Estupro de mulheres negras e indígenas deixou marca no genoma d@s brasileir@s
por Maria Clara Rossini, Tlaxcala, 10.01.2021. Primeiros resultados do projeto de sequenciamento genético mais abrangente já realizado no Brasil mostram que genes herdados exclusivamente por via materna em geral são de negras e indígenas, e que genes transmitidos pelos pais são quase todos de colonizadores europeus.
Mulher indígena sendo marcada. Pintura de Miguel Covarrubias
O projeto DNA do Brasil tem como meta analisar o genoma de 40 mil brasileiros. Trata-se da maior pesquisa do tipo já realizada no País, e ela resultará na base de dados genéticos mais abrangente disponível sobre a nossa população. A iniciativa foi anunciada há nove meses, em dezembro de 2019, e já está entregando seus primeiros resultados.
Os pesquisadores já completaram o sequenciamento do genoma de 1.247 brasileiros. Os voluntários são de todas as partes do país, o que inclui desde comunidades ribeirinhas na Amazônia até moradores da cidade de São Paulo. Um dos objetivos da pesquisa é médico: os dados genéticos permitem identificar grupos mais suscetíveis a certas doeças, o que possibilita direcaionar recursos e esforços do SUS com inteligência.
O mapeamento genético também também fornece dados sobre ascendência dos voluntários. Só nesses 1.247 genomas preliminares já foi possível observar variantes genéticas provenientes de 54 populações ao redor do mundo. Os resultados mostram que sim, o Brasil é extramemente miscigenado – mas que essa miscigenação não ocorreu de forma equilibrada.
Herança desigual
Metade dos nossos genes são herdados da mãe, enquanto a outra metade é do pai. Em geral, não é possível identificar quais genes vieram de cada um deles. Mas há exceções.
O cromossomo Y é uma delas. As mulheres possuem cromossomos sexuais XX, e os homens, XY. Isso significa que a mãe sempre vai transferir o cromossomo X para o feto. E aí os espermatozoides do pai ficam responsáveis por “decidir” o sexo do bebê, mandando o cromossomo X ou Y.
Isso significa que todo cromossomo Y encontrado na população vem sempre do pai, permitindo traçar a linhagem dos homens do país. O mesmo vale para o DNA mitocondrial em relação às mulheres. É sempre a mãe que passa a mitocôndria ao filho – mitocôndrias são usinas de energia das células que tem seu próprio material genético –, então todo DNA das mitocôndrias de uma população foi necessariamente herdado das mulheres.

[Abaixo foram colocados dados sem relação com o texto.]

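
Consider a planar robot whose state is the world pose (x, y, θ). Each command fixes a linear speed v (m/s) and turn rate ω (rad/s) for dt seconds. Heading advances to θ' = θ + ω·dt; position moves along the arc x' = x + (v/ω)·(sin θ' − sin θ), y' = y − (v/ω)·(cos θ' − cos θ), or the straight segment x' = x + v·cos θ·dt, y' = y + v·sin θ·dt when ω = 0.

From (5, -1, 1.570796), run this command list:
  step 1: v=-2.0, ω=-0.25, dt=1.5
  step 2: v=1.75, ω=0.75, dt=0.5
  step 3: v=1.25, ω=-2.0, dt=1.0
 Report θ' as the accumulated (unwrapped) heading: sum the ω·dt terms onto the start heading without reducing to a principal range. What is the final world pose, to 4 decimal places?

(5.4913, -2.5072, -0.4292)

step 1: θ'=1.1958 (R=8.0000) → pose (4.4441, -3.9302, 1.1958)
step 2: θ'=1.5708 (R=2.3333) → pose (4.6062, -3.0755, 1.5708)
step 3: θ'=-0.4292 (R=-0.6250) → pose (5.4913, -2.5072, -0.4292)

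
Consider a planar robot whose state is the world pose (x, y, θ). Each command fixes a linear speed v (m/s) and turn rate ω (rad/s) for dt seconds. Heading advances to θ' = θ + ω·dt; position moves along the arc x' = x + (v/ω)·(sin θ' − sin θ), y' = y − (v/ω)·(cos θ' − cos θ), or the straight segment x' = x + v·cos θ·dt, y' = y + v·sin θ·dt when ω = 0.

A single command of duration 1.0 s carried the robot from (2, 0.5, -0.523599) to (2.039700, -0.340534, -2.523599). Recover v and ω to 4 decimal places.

v = 1.0000, ω = -2.0000

Δθ = -2.523599 − -0.523599 = -2.000000
ω = Δθ/dt = -2.000000/1.0 = -2.0000
R = −Δy/(cos θ' − cos θ) = -0.5000
v = R·ω = -0.5000·-2.0000 = 1.0000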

Agora, aos resultados: 75% dos cromossomos Y na população são herança de homens europeus. 14,5% são de africanos, e apenas 0,5% são de indígenas. Os outros 10% são metade do leste e do sul asiáticos, e metade de outros locais da Ásia.
Com o DNA mitocondrial foi o contrário: 36% desses genes são herança de mulheres africanas, e 34% de indígenas. Só 14% vêm de mulheres europeias, e 16% de mulheres asiáticas.
Somando as porcentagens femininas, temos que 70% das mães que deram origem à população brasileira são africanas e indígenas – mas 75% dos pais são europeus. A razão remonta aos anos da colonização portuguesa no Brasil. O estupro de mulheres negras e indígenas escravizadas era o padrão.
A exploração violenta e extermínio em massa também fizeram com que os homens indígenas quase não deixassem descendentes – eles representam apenas 0,5% do genoma na população, enquanto as mulheres nativas somam 34%. “O que acontecia era matar ou subjugar os homens e estuprar as mulheres”, diz Tábita Hünemeier do Instituto de Biociências (IB) da USP, que estuda genética de populações e é uma das coordenadoras do projeto.
Números como esses não são novidade para a genética. “Esse é o padrão latino-americano”, fala Hünemeier. O mesmo acontece na população de países como Colômbia e Cuba, que também tiveram colonização ibérica. Outros estudos genéticos realizados no Brasil, que analisam apenas o cromossomo Y e DNA mitocondrial, vêm mostrando essa mesma tendência desde os anos 2000.
Além de escancarar atrocidades históricas, o genoma dos primeiros voluntários do projeto também revelou quatro milhões de variantes genéticas novas, que não estão registradas em outros bancos internacionais de genomas. Outro mapeamento genômico recente, feito apenas com idosos brasileiros, mostrou mais duas milhões de variantes inéditas.